Resveratrol kaynağı sadece şarap mı?
Resveratrolün insan sağlığında önemi anlaşıldıktan sonra farklı kaynaklarda da bulunduğu tespit edilmiş. Dut, yerfıstığının soyup attığımız kırmızı kabuğu (tabi kavrulmamış ve tuzsuz), likapa ve yaban mersini tanıdığımız kaynaklar. Günümüzde resveratrol Çin kaynaklı bir bitki olan Polygonum cuspidatum köklerinde yüksek miktarda bulunduğu için bu bitkiden elde ediliyor. Bu bitki 1500 yıl kadar önce yazılmış eski Çin Tıbbı kaynaklarında "Ko-jo-kon” olarak yangı, kanser ve kardiyovasküler hastalıklar için öneriliyor. İlginç olan, eski metinlerdeki bu öneriler günümüzde resveratrol için ileri sürülen etkiler ile bire bir tam olarak örtüşüyor. Aslında eski Çin Tıbbı kaynaklarında (MS 22-250 yılları) üzüm için de resveratrolün etkileri ile örtüşen etkinlik bilgileri yer alıyor "iyi kas ve kemik sağlığı, uzun ömür için ...”.
Resveratrol ilk olarak 1940 yılında bir sığırkuyruğu türünden izole edilerek yapısı aydınlatılmasına rağmen, kırmızı şaraplarda kardiyovasküler etkili bileşen olarak tanımlandığı 1992 yılına kadar pek fazla ilgi çekmemişti. Günümüzde resveratrolün biyolojik etkilerine yönelik olarak yoğun çalışmalar sürdürülmektedir. Ancak çalışmaların çoğunlukla deneysel (in vitro) boyutta olması nedeniyle in vitro sonuçların ne derecede klinik çalışmalara uyarlanabileceği tartışılıyor. Çünkü resveratrol kanda glüküronit veya sülfat metaboliti halinde yer alıyor. Halbuki deneysel çalışmalarda konjuge olmamış resveratrol kullanıldığı için yorum yapılması zorlaşıyor.

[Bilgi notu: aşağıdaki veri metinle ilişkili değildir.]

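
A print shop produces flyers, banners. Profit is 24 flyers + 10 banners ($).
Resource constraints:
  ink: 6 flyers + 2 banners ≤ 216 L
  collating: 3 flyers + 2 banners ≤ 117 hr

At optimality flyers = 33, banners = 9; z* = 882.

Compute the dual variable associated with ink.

At the optimum: ink uses 216 of 216 (binding); collating uses 117 of 117 (binding).
The binding rows give the dual system: 6·y_ink + 3·y_collating = 24 and 2·y_ink + 2·y_collating = 10.
Solving: y_ink = 3, y_collating = 2.
Shadow price of ink = 3.

3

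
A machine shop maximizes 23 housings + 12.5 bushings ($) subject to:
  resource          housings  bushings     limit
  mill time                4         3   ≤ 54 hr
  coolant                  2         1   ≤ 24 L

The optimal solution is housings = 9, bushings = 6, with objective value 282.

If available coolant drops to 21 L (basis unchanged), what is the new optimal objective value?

253.5

Both mill time and coolant are binding at x*.
Dual feasibility on the basic columns requires 4·y_mill time + 2·y_coolant = 23, 3·y_mill time + 1·y_coolant = 12.5.
This yields shadow prices y_mill time = 1, y_coolant = 9.5.
Δz = y_coolant·Δb = 9.5 × (-3) = -28.5, so new z* = 282 − 28.5 = 253.5.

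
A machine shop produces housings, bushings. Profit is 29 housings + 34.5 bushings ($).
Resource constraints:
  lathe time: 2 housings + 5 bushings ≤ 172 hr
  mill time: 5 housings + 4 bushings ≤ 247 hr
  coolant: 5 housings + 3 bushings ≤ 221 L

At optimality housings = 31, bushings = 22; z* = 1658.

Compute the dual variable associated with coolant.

Binding: lathe time and coolant. Non-binding: mill time (4 unused).
By complementary slackness, y = 0 for the non-binding constraint.
The binding rows give the dual system: 2·y_lathe time + 5·y_coolant = 29 and 5·y_lathe time + 3·y_coolant = 34.5.
Solving: y_lathe time = 4.5, y_coolant = 4.
Shadow price of coolant = 4.

4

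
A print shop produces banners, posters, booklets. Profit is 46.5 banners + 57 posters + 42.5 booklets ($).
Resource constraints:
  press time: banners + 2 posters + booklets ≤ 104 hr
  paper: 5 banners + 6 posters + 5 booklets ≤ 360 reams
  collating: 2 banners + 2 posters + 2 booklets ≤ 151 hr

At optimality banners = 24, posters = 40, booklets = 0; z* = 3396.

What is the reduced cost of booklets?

-4

Check each constraint at x*: press time 104/104 (tight); paper 360/360 (tight); collating 128/151 (slack 23).
Slack constraints have shadow price 0 (complementary slackness).
Dual feasibility on the basic columns requires 1·y_press time + 5·y_paper = 46.5, 2·y_press time + 6·y_paper = 57.
This yields shadow prices y_press time = 1.5, y_paper = 9.
Reduced cost of booklets: c₃ − yᵀa₃ = 42.5 − (1.5·1 + 9·5) = 42.5 − 46.5 = -4.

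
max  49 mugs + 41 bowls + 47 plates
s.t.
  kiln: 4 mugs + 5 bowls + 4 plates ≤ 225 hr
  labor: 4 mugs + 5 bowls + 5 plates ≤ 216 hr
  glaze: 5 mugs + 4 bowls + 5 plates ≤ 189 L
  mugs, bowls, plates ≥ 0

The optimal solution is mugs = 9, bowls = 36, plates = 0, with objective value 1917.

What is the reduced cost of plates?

-3

Binding: labor and glaze. Non-binding: kiln (9 unused).
By complementary slackness, y = 0 for the non-binding constraint.
Dual feasibility on the basic columns requires 4·y_labor + 5·y_glaze = 49, 5·y_labor + 4·y_glaze = 41.
Solving: y_labor = 1, y_glaze = 9.
Reduced cost of plates: c₃ − yᵀa₃ = 47 − (1·5 + 9·5) = 47 − 50 = -3.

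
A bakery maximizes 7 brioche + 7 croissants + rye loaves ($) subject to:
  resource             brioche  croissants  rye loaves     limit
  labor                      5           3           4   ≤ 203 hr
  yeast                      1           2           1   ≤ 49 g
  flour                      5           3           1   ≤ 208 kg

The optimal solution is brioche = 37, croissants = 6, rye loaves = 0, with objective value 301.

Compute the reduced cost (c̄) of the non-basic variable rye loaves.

Binding: labor and yeast. Non-binding: flour (5 unused).
By complementary slackness, y = 0 for the non-binding constraint.
The binding rows give the dual system: 5·y_labor + 1·y_yeast = 7 and 3·y_labor + 2·y_yeast = 7.
This yields shadow prices y_labor = 1, y_yeast = 2.
Reduced cost of rye loaves: c₃ − yᵀa₃ = 1 − (1·4 + 2·1) = 1 − 6 = -5.

-5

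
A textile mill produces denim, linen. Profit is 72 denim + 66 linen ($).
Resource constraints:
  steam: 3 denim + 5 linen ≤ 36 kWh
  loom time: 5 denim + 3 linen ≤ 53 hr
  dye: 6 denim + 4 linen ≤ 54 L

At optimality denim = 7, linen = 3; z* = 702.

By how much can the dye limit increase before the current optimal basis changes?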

Resveratrol nasıl etki ediyor?
Resveratrol üzerinde yürütülen bunca yoğun çalışmaya rağmen, resveratrolün etki şekline yönelik tartışmalar sürüyor. Son olarak 2010 yılında resveratrolün kalori sınırlamasını sağlayan bir protein olan sirtuin-1 üzerinde doğrudan uyarıcı etkisi bulunduğu şeklindeki hipotez, Amerikan Milli Sağlık Enstitüsü (NIH) tarafından Şubat 2012’de yapılan açıklama ile farklı bir boyuta taşındı. Yeni öneride resveratrolün etki şeklinin hücre enerjisinin düzenlenmesinde rol oynayan bir protein grubu olan fosfodiesterazların (PDE) baskılanmasına bağlı olduğu ifade ediliyor. Resveratrolün PDE4 proteinini baskılaması sonucu başlatılan zincirleme tepkime ile etkinleşen AMPK proteini (5’ Adenozin monofosfat ile aktive olan protein kinaz) sirtuin-1 proteinini etkinleştiriyor.

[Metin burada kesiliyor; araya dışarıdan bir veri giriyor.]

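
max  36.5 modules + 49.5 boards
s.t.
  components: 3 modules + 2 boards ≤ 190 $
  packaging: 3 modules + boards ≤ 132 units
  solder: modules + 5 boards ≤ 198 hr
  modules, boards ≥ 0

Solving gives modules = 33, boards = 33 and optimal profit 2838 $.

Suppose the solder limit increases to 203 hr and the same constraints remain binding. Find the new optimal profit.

2878

Binding: packaging and solder. Non-binding: components (25 unused).
By complementary slackness, y = 0 for the non-binding constraint.
The binding rows give the dual system: 3·y_packaging + 1·y_solder = 36.5 and 1·y_packaging + 5·y_solder = 49.5.
This yields shadow prices y_packaging = 9.5, y_solder = 8.
Δz = y_solder·Δb = 8 × (5) = 40, so new z* = 2838 + 40 = 2878.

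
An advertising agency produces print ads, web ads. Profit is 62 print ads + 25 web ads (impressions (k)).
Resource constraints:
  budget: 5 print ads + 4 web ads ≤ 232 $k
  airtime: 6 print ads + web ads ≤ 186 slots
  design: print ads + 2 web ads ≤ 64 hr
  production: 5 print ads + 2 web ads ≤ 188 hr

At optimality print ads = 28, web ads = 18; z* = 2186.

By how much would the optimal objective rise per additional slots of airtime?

At the optimum: budget uses 212 of 232 (slack = 20); airtime uses 186 of 186 (binding); design uses 64 of 64 (binding); production uses 176 of 188 (slack = 12).
Since budget, production are not tight, their duals are 0.
From A_Bᵀ y = c: 6·y_airtime + 1·y_design = 62; 1·y_airtime + 2·y_design = 25.
This yields shadow prices y_airtime = 9, y_design = 8.
Shadow price of airtime = 9.

9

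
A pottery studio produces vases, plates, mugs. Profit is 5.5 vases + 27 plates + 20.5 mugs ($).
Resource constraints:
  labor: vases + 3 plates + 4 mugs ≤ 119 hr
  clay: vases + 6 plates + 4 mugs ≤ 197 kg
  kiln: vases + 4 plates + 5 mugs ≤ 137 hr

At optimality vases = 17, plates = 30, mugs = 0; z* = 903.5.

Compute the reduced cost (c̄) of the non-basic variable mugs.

-4.5

At the optimum: labor uses 107 of 119 (slack = 12); clay uses 197 of 197 (binding); kiln uses 137 of 137 (binding).
Since labor is not tight, its dual is 0.
From A_Bᵀ y = c: 1·y_clay + 1·y_kiln = 5.5; 6·y_clay + 4·y_kiln = 27.
Solving: y_clay = 2.5, y_kiln = 3.
Reduced cost of mugs: c₃ − yᵀa₃ = 20.5 − (2.5·4 + 3·5) = 20.5 − 25 = -4.5.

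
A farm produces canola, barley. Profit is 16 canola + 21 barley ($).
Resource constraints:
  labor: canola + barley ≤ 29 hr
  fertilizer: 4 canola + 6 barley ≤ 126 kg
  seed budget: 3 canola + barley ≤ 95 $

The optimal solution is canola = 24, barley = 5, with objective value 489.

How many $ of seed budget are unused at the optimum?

seed budget used = 3·24 + 1·5 = 77; slack = 95 − 77 = 18.

18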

Yani sirtuin 1 üzerinde doğrudan bir etki yok, dolaylı şekilde etki gerçekleşiyor. Bilindiği gibi PDE4 inhibitörleri son zamanlarda zayıflatıcı, insülin direncini önleyici ve fiziksel performansı artırıcı ilaçlar geliştirilmesinde hedefler arasında yer alıyor ve resveratrolün de söz konusu bu etkilere sahip olduğu biliniyor.

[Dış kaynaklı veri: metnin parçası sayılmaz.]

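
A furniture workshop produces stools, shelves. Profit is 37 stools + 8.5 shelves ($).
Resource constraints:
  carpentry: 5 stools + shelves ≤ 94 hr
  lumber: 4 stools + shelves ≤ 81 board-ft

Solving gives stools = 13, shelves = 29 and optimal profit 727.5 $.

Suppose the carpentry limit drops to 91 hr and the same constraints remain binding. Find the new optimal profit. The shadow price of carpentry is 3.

Δb = -3, so new z* = 727.5 + (3)·(-3) = 727.5 − 9 = 718.5.

718.5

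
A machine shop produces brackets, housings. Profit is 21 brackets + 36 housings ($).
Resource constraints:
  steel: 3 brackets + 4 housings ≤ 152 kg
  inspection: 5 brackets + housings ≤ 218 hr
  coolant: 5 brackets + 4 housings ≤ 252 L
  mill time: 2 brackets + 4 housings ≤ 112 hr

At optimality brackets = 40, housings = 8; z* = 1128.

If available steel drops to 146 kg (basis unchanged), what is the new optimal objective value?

1110

Check each constraint at x*: steel 152/152 (tight); inspection 208/218 (slack 10); coolant 232/252 (slack 20); mill time 112/112 (tight).
By complementary slackness, y = 0 for the non-binding constraints.
From A_Bᵀ y = c: 3·y_steel + 2·y_mill time = 21; 4·y_steel + 4·y_mill time = 36.
This yields shadow prices y_steel = 3, y_mill time = 6.
Δz = y_steel·Δb = 3 × (-6) = -18, so new z* = 1128 − 18 = 1110.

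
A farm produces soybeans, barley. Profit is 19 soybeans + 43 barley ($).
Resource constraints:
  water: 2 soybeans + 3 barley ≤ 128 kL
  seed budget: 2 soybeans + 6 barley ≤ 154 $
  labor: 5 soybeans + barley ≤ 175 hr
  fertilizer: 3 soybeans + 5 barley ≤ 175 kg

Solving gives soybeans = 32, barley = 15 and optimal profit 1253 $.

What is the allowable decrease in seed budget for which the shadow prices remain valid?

84

Binding constraints: seed budget, labor. The basis is B = [[2,6],[5,1]] with det -28.
Per unit decrease in seed budget, x* moves by d = (0.0357, -0.1786).
The basis stays optimal until barley reaches 0; allowable decrease = 84 $.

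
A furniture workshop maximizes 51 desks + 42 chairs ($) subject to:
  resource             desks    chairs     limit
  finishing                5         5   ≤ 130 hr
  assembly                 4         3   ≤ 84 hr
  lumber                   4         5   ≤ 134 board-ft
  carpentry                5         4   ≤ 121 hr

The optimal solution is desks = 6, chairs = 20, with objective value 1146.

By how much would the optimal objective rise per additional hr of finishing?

3

Check each constraint at x*: finishing 130/130 (tight); assembly 84/84 (tight); lumber 124/134 (slack 10); carpentry 110/121 (slack 11).
Slack constraints have shadow price 0 (complementary slackness).
Dual feasibility on the basic columns requires 5·y_finishing + 4·y_assembly = 51, 5·y_finishing + 3·y_assembly = 42.
This yields shadow prices y_finishing = 3, y_assembly = 9.
Shadow price of finishing = 3.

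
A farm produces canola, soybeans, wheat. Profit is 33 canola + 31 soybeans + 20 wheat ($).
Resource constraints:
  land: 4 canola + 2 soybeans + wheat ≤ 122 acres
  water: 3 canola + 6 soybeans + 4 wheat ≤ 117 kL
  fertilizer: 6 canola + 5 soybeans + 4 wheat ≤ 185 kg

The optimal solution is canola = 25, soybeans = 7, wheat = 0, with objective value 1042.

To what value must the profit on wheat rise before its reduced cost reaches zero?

24

At the optimum: land uses 114 of 122 (slack = 8); water uses 117 of 117 (binding); fertilizer uses 185 of 185 (binding).
By complementary slackness, y = 0 for the non-binding constraint.
The binding rows give the dual system: 3·y_water + 6·y_fertilizer = 33 and 6·y_water + 5·y_fertilizer = 31.
Solving: y_water = 1, y_fertilizer = 5.
wheat enters the basis when its profit ≥ yᵀa₃ = 1·4 + 5·4 = 24.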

Resveratrolün günlük dozu ne olmalı?
Herhangi bir toksisite bulgusuna rastlanmadığı için, bu konuda henüz kesinleşmiş bir rakam yok; 5 mg ya da 1000 mg önerilebiliyor. Bazı klinik uygulamalarda kullanılan günlük 1000 mg doz yaklaşık olarak 667 şişe şaraba eşdeğer!!!! Şüphesiz toksisite konusunda uzun süreli ve kapsamlı çalışmalar yapılması gerekiyor. Çünkü su dahil her şeyin zararlı olabileceği bir sınır değeri vardır.